August 21, 2020

What's happening in California and why Canadians should be watching

What's happening in California and why Canadians should be watching

There has been a lot of chatter in Ottawa about Canada creating a “green” recovery following the COVID-19 pandemic and the resulting economic recession. People within the Trudeau cabinet such as Catherine McKenna and Steven Guilbeault, and trusted confidants of Prime Minister Justin Trudeau such as Gerald Butts and Mark Carney, are true believers in the need to build back green.

Part of this green ideology is a strict adherence to the false belief that renewable energy must become our sole source of energy and that it must happen quickly.  

This blind faith in the power of renewable energy sources like wind and solar is dangerous. 

As we have often said, renewables are always expensive and usually inefficient. They drive up the price of energy for consumers and undermine reliability of the energy grid. We have previously commented on failed systems in Ontario, the UK and Germany. For another example - there seems to be a new one emerging every day - we can look at California. 

Last Monday, California Governor Gavin Newsom addressed rolling blackouts imposed on the residents of his state. The blackouts were imposed because California’s power grid could not handle the demand. Newsom admitted that the blackouts were a result of an over-reliance on renewable energy, and stated, “we cannot sacrifice reliability as we move forward in this transition [to 100% renewable energy].”

Over the past decade, there has been an aggressive push in California to electrify everything. According to a recent Forbes article, this has resulted in “one of the most-expensive and least-reliable electric grids in North America'' where the average cost of residential electricity was 47% higher than the U.S. national average in 2019. 

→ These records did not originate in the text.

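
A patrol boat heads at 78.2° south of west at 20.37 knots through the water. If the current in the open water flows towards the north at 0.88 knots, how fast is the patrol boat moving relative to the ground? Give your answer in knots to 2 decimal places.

Taking east as x and north as y: velocity relative to the water = (-4.166, -19.940) knots; the water relative to ground = (0.000, 0.880) knots.
Velocity relative to ground = (-4.166, -19.940) + (0.000, 0.880) = (-4.166, -19.060) knots.
Speed = |(-4.166, -19.060)| = 19.509 knots.

19.51 knots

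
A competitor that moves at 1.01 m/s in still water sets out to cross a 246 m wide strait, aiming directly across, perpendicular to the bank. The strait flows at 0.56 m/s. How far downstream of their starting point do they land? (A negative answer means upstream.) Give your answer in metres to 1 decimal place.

Perpendicular speed = 1.010 m/s; crossing time = 246 / 1.010 = 243.564 s.
Net downstream speed = 0.560 m/s.
Drift = 0.560 × 243.564 = 136.396 m (downstream).

136.4 m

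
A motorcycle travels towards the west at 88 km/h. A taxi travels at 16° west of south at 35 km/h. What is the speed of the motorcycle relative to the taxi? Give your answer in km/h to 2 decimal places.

85.27 km/h

Taking east as x and north as y: motorcycle velocity = (-88.000, 0.000) km/h; taxi velocity = (-9.647, -33.644) km/h.
Velocity of motorcycle relative to taxi = (-88.000, 0.000) − (-9.647, -33.644) = (-78.353, 33.644) km/h.
Magnitude = |(-78.353, 33.644)| = 85.271 km/h.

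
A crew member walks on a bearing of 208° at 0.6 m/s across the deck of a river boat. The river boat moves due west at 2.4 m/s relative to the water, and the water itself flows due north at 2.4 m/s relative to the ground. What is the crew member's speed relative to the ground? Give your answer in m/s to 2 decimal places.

3.27 m/s

In east/north components (m/s): crew member relative to river boat = (-0.282, -0.530); river boat relative to water = (-2.400, 0.000); water relative to ground = (0.000, 2.400).
Sum = (-2.682, 1.870) m/s.
Speed = |(-2.682, 1.870)| = 3.269 m/s.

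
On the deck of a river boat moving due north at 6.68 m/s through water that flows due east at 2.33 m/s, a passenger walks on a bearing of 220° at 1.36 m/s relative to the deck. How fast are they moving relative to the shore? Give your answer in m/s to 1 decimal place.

In east/north components (m/s): passenger relative to river boat = (-0.874, -1.042); river boat relative to water = (0.000, 6.680); water relative to ground = (2.330, 0.000).
Sum = (1.456, 5.638) m/s.
Speed = |(1.456, 5.638)| = 5.823 m/s.

5.8 m/s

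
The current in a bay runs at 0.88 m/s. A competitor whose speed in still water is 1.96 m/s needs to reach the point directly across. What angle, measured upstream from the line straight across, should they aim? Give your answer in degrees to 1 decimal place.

26.7°

To cancel the current, the upstream component of the competitor's velocity must equal the flow: 1.96 sin θ = 0.88.
sin θ = 0.88 / 1.96 = 0.4490.
θ = arcsin(0.4490) = 26.678°.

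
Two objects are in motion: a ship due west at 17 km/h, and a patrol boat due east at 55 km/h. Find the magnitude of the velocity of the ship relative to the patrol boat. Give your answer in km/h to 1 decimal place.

72.0 km/h

Taking east as x and north as y: ship velocity = (-17.000, 0.000) km/h; patrol boat velocity = (55.000, 0.000) km/h.
Velocity of ship relative to patrol boat = (-17.000, 0.000) − (55.000, 0.000) = (-72.000, 0.000) km/h.
Magnitude = |(-72.000, 0.000)| = 72.000 km/h.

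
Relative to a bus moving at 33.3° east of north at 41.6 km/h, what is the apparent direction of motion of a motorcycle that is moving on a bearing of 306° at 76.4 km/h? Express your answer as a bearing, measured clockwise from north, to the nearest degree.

277°

Taking east as x and north as y: motorcycle velocity = (-61.809, 44.907) km/h; bus velocity = (22.839, 34.770) km/h.
Velocity of motorcycle relative to bus = (-61.809, 44.907) − (22.839, 34.770) = (-84.648, 10.137) km/h.
Bearing = atan2(-84.65, 10.14) = 276.83° clockwise from north.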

The price will only keep rising: electric utilities are scrambling to comply as California will require 100% ‘carbon-free’ electricity by 2045. This means electricity utilities must reduce their use of affordable natural gas for power generation – and use more expensive, less reliable renewable alternatives. It also means the electricity grids must be updated to meet the requirements for renewable supply (i.e. significant additional cost to pay for the new transmission infrastructure). 

And then Californians have to deal with the push by local governments to get their communities off natural gas for domestic needs (cooking, barbecuing, water and space heating), forcing residents to use more expensive electricity for these energy requirements. 

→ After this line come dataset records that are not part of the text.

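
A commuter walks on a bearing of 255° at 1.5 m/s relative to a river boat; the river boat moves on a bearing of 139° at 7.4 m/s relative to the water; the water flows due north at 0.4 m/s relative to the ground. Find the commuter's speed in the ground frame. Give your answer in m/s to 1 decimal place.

6.5 m/s

In east/north components (m/s): commuter relative to river boat = (-1.449, -0.388); river boat relative to water = (4.855, -5.585); water relative to ground = (0.000, 0.400).
Sum = (3.406, -5.573) m/s.
Speed = |(3.406, -5.573)| = 6.531 m/s.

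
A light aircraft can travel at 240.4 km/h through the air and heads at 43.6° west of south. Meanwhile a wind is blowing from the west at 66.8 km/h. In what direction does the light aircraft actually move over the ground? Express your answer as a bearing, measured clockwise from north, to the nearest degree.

210°

Taking east as x and north as y: velocity relative to the air = (-165.785, -174.091) km/h; the air relative to ground = (66.800, 0.000) km/h.
Velocity relative to ground = (-165.785, -174.091) + (66.800, 0.000) = (-98.985, -174.091) km/h.
Bearing = atan2(-98.98, -174.09) = 209.62° clockwise from north.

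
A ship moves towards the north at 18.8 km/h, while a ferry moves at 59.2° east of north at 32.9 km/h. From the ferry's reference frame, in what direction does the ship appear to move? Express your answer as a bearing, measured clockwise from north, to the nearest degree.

Taking east as x and north as y: ship velocity = (0.000, 18.800) km/h; ferry velocity = (28.260, 16.846) km/h.
Velocity of ship relative to ferry = (0.000, 18.800) − (28.260, 16.846) = (-28.260, 1.954) km/h.
Bearing = atan2(-28.26, 1.95) = 273.95° clockwise from north.

274°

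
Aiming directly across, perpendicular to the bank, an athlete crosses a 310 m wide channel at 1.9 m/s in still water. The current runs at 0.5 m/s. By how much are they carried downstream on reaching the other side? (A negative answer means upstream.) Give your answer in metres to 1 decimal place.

81.6 m

Perpendicular speed = 1.900 m/s; crossing time = 310 / 1.900 = 163.158 s.
Net downstream speed = 0.500 m/s.
Drift = 0.500 × 163.158 = 81.579 m (downstream).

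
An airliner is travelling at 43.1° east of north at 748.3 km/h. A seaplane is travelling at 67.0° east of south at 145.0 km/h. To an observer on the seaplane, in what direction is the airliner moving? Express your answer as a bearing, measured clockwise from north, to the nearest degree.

Taking east as x and north as y: airliner velocity = (511.294, 546.380) km/h; seaplane velocity = (133.473, -56.656) km/h.
Velocity of airliner relative to seaplane = (511.294, 546.380) − (133.473, -56.656) = (377.821, 603.036) km/h.
Bearing = atan2(377.82, 603.04) = 32.07° clockwise from north.

032°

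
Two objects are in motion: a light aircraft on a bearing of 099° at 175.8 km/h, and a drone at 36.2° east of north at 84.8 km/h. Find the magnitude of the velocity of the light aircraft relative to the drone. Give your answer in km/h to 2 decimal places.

156.42 km/h

Taking east as x and north as y: light aircraft velocity = (173.636, -27.501) km/h; drone velocity = (50.083, 68.430) km/h.
Velocity of light aircraft relative to drone = (173.636, -27.501) − (50.083, 68.430) = (123.552, -95.931) km/h.
Magnitude = |(123.552, -95.931)| = 156.422 km/h.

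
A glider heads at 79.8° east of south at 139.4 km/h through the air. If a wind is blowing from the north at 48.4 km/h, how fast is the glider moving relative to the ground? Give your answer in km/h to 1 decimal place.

Taking east as x and north as y: velocity relative to the air = (137.197, -24.686) km/h; the air relative to ground = (0.000, -48.400) km/h.
Velocity relative to ground = (137.197, -24.686) + (0.000, -48.400) = (137.197, -73.086) km/h.
Speed = |(137.197, -73.086)| = 155.449 km/h.

155.4 km/h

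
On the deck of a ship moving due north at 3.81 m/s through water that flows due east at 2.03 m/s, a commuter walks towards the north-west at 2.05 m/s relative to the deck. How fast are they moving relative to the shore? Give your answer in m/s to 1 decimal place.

In east/north components (m/s): commuter relative to ship = (-1.450, 1.450); ship relative to water = (0.000, 3.810); water relative to ground = (2.030, 0.000).
Sum = (0.580, 5.260) m/s.
Speed = |(0.580, 5.260)| = 5.291 m/s.

5.3 m/s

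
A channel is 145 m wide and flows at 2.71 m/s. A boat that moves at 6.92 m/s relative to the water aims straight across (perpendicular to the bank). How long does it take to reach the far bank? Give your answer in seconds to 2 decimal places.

20.95 s

The component of the boat's velocity perpendicular to the bank is 6.92 m/s.
The flow acts along the bank and has no component across it.
Time = 145 / 6.920 = 20.954 s.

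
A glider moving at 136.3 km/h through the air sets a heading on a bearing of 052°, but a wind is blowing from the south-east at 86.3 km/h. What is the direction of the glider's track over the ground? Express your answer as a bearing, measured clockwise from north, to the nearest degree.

Taking east as x and north as y: velocity relative to the air = (107.406, 83.915) km/h; the air relative to ground = (-61.023, 61.023) km/h.
Velocity relative to ground = (107.406, 83.915) + (-61.023, 61.023) = (46.383, 144.938) km/h.
Bearing = atan2(46.38, 144.94) = 17.75° clockwise from north.

018°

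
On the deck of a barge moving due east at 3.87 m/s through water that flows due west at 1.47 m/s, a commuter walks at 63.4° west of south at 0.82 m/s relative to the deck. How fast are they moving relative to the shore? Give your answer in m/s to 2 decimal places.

In east/north components (m/s): commuter relative to barge = (-0.733, -0.367); barge relative to water = (3.870, 0.000); water relative to ground = (-1.470, 0.000).
Sum = (1.667, -0.367) m/s.
Speed = |(1.667, -0.367)| = 1.707 m/s.

1.71 m/s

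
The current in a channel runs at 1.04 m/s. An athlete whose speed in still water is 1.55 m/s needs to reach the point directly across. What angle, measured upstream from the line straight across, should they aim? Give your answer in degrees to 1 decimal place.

To cancel the current, the upstream component of the athlete's velocity must equal the flow: 1.55 sin θ = 1.04.
sin θ = 1.04 / 1.55 = 0.6710.
θ = arcsin(0.6710) = 42.142°.

42.1°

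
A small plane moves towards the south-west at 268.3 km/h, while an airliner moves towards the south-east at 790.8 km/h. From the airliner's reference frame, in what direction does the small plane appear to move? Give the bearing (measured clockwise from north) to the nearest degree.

Taking east as x and north as y: small plane velocity = (-189.717, -189.717) km/h; airliner velocity = (559.180, -559.180) km/h.
Velocity of small plane relative to airliner = (-189.717, -189.717) − (559.180, -559.180) = (-748.897, 369.463) km/h.
Bearing = atan2(-748.90, 369.46) = 296.26° clockwise from north.

296°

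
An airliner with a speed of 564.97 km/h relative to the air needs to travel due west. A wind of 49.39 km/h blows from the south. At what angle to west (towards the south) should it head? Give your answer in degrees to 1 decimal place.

5.0°

The wind pushes perpendicular to the desired track; the heading must have a component into the wind equal to 49.39 km/h: 564.97 sin θ = 49.39.
sin θ = 0.0874, so θ = 5.015°.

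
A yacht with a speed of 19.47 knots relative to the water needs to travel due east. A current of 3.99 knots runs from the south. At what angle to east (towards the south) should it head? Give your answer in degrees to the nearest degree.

The current pushes perpendicular to the desired track; the heading must have a component into the current equal to 3.99 knots: 19.47 sin θ = 3.99.
sin θ = 0.2049, so θ = 11.825°.

12°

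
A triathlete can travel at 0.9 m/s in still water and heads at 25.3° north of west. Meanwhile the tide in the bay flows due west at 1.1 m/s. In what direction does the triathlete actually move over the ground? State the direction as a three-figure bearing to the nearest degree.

Taking east as x and north as y: velocity relative to the water = (-0.814, 0.385) m/s; the water relative to ground = (-1.100, 0.000) m/s.
Velocity relative to ground = (-0.814, 0.385) + (-1.100, 0.000) = (-1.914, 0.385) m/s.
Bearing = atan2(-1.91, 0.38) = 281.36° clockwise from north.

281°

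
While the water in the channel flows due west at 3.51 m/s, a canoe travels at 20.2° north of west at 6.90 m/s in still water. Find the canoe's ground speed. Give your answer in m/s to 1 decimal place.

Taking east as x and north as y: velocity relative to the water = (-6.476, 2.383) m/s; the water relative to ground = (-3.510, 0.000) m/s.
Velocity relative to ground = (-6.476, 2.383) + (-3.510, 0.000) = (-9.986, 2.383) m/s.
Speed = |(-9.986, 2.383)| = 10.266 m/s.

10.3 m/s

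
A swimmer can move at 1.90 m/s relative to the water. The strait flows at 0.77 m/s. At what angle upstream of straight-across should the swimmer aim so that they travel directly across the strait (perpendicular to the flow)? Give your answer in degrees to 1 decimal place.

To cancel the current, the upstream component of the swimmer's velocity must equal the flow: 1.90 sin θ = 0.77.
sin θ = 0.77 / 1.90 = 0.4053.
θ = arcsin(0.4053) = 23.908°.

23.9°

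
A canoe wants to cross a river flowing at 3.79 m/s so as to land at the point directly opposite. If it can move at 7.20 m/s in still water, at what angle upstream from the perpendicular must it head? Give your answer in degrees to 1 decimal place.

To cancel the current, the upstream component of the canoe's velocity must equal the flow: 7.20 sin θ = 3.79.
sin θ = 3.79 / 7.20 = 0.5264.
θ = arcsin(0.5264) = 31.762°.

31.8°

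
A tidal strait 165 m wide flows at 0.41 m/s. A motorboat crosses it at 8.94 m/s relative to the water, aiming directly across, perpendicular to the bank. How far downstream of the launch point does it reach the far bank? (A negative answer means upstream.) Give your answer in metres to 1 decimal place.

7.6 m

Perpendicular speed = 8.940 m/s; crossing time = 165 / 8.940 = 18.456 s.
Net downstream speed = 0.410 m/s.
Drift = 0.410 × 18.456 = 7.567 m (downstream).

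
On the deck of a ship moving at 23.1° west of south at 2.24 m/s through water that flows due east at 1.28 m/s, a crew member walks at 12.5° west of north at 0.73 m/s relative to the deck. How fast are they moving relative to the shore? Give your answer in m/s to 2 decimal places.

1.37 m/s

In east/north components (m/s): crew member relative to ship = (-0.158, 0.713); ship relative to water = (-0.879, -2.060); water relative to ground = (1.280, 0.000).
Sum = (0.243, -1.348) m/s.
Speed = |(0.243, -1.348)| = 1.369 m/s.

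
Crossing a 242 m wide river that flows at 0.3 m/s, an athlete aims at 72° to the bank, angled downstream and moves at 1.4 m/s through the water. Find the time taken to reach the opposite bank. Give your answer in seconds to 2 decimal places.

The component of the athlete's velocity perpendicular to the bank is 1.4 × sin 72° = 1.331 m/s.
Only the cross-stream component determines the crossing time; the current contributes nothing perpendicular to the bank.
Time = 242 / 1.331 = 181.753 s.

181.75 s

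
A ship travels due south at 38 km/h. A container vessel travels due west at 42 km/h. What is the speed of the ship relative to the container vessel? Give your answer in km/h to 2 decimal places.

56.64 km/h

Taking east as x and north as y: ship velocity = (0.000, -38.000) km/h; container vessel velocity = (-42.000, 0.000) km/h.
Velocity of ship relative to container vessel = (0.000, -38.000) − (-42.000, 0.000) = (42.000, -38.000) km/h.
Magnitude = |(42.000, -38.000)| = 56.639 km/h.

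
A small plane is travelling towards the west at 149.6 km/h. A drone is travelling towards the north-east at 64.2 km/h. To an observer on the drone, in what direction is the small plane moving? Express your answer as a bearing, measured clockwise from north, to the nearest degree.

257°

Taking east as x and north as y: small plane velocity = (-149.600, 0.000) km/h; drone velocity = (45.396, 45.396) km/h.
Velocity of small plane relative to drone = (-149.600, 0.000) − (45.396, 45.396) = (-194.996, -45.396) km/h.
Bearing = atan2(-195.00, -45.40) = 256.89° clockwise from north.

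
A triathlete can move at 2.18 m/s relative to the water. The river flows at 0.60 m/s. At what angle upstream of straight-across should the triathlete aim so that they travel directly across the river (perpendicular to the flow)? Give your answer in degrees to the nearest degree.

To cancel the current, the upstream component of the triathlete's velocity must equal the flow: 2.18 sin θ = 0.60.
sin θ = 0.60 / 2.18 = 0.2752.
θ = arcsin(0.2752) = 15.976°.

16°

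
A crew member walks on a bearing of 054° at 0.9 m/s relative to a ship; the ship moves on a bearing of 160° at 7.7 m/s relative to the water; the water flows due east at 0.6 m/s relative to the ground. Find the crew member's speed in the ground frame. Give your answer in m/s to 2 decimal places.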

More and more expensive electricity, new costly transmission systems, and less dependence on energy alternatives like natural gas - all this means higher bills for consumers. California has the highest poverty rate of any state in America - should people in elected office be imposing high prices for essential energy on the population? 

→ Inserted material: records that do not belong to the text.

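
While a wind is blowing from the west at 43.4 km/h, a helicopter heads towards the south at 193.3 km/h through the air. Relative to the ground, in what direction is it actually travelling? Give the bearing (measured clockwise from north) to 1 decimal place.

167.3°

Taking east as x and north as y: velocity relative to the air = (0.000, -193.300) km/h; the air relative to ground = (43.400, 0.000) km/h.
Velocity relative to ground = (0.000, -193.300) + (43.400, 0.000) = (43.400, -193.300) km/h.
Bearing = atan2(43.40, -193.30) = 167.35° clockwise from north.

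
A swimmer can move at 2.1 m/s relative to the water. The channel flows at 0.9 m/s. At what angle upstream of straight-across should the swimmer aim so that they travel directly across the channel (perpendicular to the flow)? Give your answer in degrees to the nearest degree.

To cancel the current, the upstream component of the swimmer's velocity must equal the flow: 2.1 sin θ = 0.9.
sin θ = 0.9 / 2.1 = 0.4286.
θ = arcsin(0.4286) = 25.377°.

25°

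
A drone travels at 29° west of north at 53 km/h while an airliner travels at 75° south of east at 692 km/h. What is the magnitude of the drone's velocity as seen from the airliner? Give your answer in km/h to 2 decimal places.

Taking east as x and north as y: drone velocity = (-25.695, 46.355) km/h; airliner velocity = (179.103, -668.421) km/h.
Velocity of drone relative to airliner = (-25.695, 46.355) − (179.103, -668.421) = (-204.798, 714.776) km/h.
Magnitude = |(-204.798, 714.776)| = 743.536 km/h.

743.54 km/h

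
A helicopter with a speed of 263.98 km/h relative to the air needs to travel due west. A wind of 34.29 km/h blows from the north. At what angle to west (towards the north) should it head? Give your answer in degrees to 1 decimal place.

7.5°

The wind pushes perpendicular to the desired track; the heading must have a component into the wind equal to 34.29 km/h: 263.98 sin θ = 34.29.
sin θ = 0.1299, so θ = 7.464°.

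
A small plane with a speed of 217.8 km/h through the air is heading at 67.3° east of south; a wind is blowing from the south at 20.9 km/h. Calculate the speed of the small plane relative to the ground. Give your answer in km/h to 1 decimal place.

210.6 km/h

Taking east as x and north as y: velocity relative to the air = (200.929, -84.050) km/h; the air relative to ground = (0.000, 20.900) km/h.
Velocity relative to ground = (200.929, -84.050) + (0.000, 20.900) = (200.929, -63.150) km/h.
Speed = |(200.929, -63.150)| = 210.619 km/h.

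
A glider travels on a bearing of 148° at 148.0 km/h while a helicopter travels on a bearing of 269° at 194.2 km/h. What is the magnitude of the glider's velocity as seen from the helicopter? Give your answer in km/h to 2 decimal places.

Taking east as x and north as y: glider velocity = (78.428, -125.511) km/h; helicopter velocity = (-194.170, -3.389) km/h.
Velocity of glider relative to helicopter = (78.428, -125.511) − (-194.170, -3.389) = (272.598, -122.122) km/h.
Magnitude = |(272.598, -122.122)| = 298.703 km/h.

298.70 km/h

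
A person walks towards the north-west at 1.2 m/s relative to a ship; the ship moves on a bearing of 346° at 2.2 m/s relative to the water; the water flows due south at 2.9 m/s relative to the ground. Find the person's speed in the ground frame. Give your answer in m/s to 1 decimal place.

In east/north components (m/s): person relative to ship = (-0.849, 0.849); ship relative to water = (-0.532, 2.135); water relative to ground = (0.000, -2.900).
Sum = (-1.381, 0.083) m/s.
Speed = |(-1.381, 0.083)| = 1.383 m/s.

1.4 m/s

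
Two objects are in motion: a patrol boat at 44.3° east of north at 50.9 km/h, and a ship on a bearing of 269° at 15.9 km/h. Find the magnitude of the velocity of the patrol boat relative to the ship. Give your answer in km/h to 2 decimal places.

63.20 km/h

Taking east as x and north as y: patrol boat velocity = (35.549, 36.429) km/h; ship velocity = (-15.898, -0.277) km/h.
Velocity of patrol boat relative to ship = (35.549, 36.429) − (-15.898, -0.277) = (51.447, 36.706) km/h.
Magnitude = |(51.447, 36.706)| = 63.199 km/h.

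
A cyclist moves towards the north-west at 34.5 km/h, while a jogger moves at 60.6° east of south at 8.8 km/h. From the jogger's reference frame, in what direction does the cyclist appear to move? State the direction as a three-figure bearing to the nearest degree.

Taking east as x and north as y: cyclist velocity = (-24.395, 24.395) km/h; jogger velocity = (7.667, -4.320) km/h.
Velocity of cyclist relative to jogger = (-24.395, 24.395) − (7.667, -4.320) = (-32.062, 28.715) km/h.
Bearing = atan2(-32.06, 28.72) = 311.85° clockwise from north.

312°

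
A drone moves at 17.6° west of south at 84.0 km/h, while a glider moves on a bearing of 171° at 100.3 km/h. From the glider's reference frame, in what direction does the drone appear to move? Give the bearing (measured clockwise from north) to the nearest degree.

Taking east as x and north as y: drone velocity = (-25.399, -80.068) km/h; glider velocity = (15.690, -99.065) km/h.
Velocity of drone relative to glider = (-25.399, -80.068) − (15.690, -99.065) = (-41.089, 18.997) km/h.
Bearing = atan2(-41.09, 19.00) = 294.81° clockwise from north.

295°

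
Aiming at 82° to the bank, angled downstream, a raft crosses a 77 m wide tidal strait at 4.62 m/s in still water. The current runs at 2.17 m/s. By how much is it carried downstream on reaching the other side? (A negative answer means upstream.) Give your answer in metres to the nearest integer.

47 m

Perpendicular speed = 4.575 m/s; crossing time = 77 / 4.575 = 16.830 s.
Net downstream speed = 2.813 m/s.
Drift = 2.813 × 16.830 = 47.344 m (downstream).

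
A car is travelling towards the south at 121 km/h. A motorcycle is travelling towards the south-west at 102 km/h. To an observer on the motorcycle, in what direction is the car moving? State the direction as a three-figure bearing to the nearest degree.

124°

Taking east as x and north as y: car velocity = (0.000, -121.000) km/h; motorcycle velocity = (-72.125, -72.125) km/h.
Velocity of car relative to motorcycle = (0.000, -121.000) − (-72.125, -72.125) = (72.125, -48.875) km/h.
Bearing = atan2(72.12, -48.88) = 124.12° clockwise from north.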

But expenses that lead to energy poverty are only half the problem - if you can believe it. In addition the whole green policy agenda means a much less reliable system. 

A recent heatwave has caused the state to impose rolling blackouts on consumers to prevent the system from failing because it can’t keep up with demand. Solar energy might help power air conditioning during the day, but when the sun goes down and temperatures do not, there is nothing to rely upon to meet high demand. The result? The risk of system failure. 

To prevent the grid from shutting down completely, operators are administering rolling blackouts. The blackouts should not last for more than two hours at a time per neighbourhood. But two hours in 40-degree heat is not ideal - especially for vulnerable populations. Imagine if it was winter in Canada and the weather was minus-40. 

The opposite problem exists as well. When demand is low, there is no storage to save up the unused energy - which means the precious wind and solar energy is being wasted. An analysis by Mark Nelson and Michael Shellenberger - a former candidate for state governor - lays the situation out clearly: “As wind and solar capacity climbs, the returns of usable power diminish because of increasing curtailment during surges that the grid cannot absorb.” 

Either demand is too high, and there are no stable sources of energy to meet it, or demand is too low and the energy is being wasted. No matter what, consumers are paying for it. 

California’s energy crisis is just another in a long list of examples of failed attempts around the globe to create green energy systems. It is ridiculous that in the 21st century, in the wealthiest country in the world, rolling blackouts are necessary to maintain an energy grid. We have the resources to bring reliable, affordable energy to everyone. But we can’t do that without hydrocarbons. Renewables are not capable of delivering our energy needs, so why do we keep making people suffer? 

And yet this is what politicians like Justin Trudeau and his crowd continue to do. Their plan to transform our country into a “green utopia” will mean California north - where rolling power outages will be common and families will have huge bills and unreliable energy supply. 

Choosing between energy needs and feeding families should not be part of Canada’s future.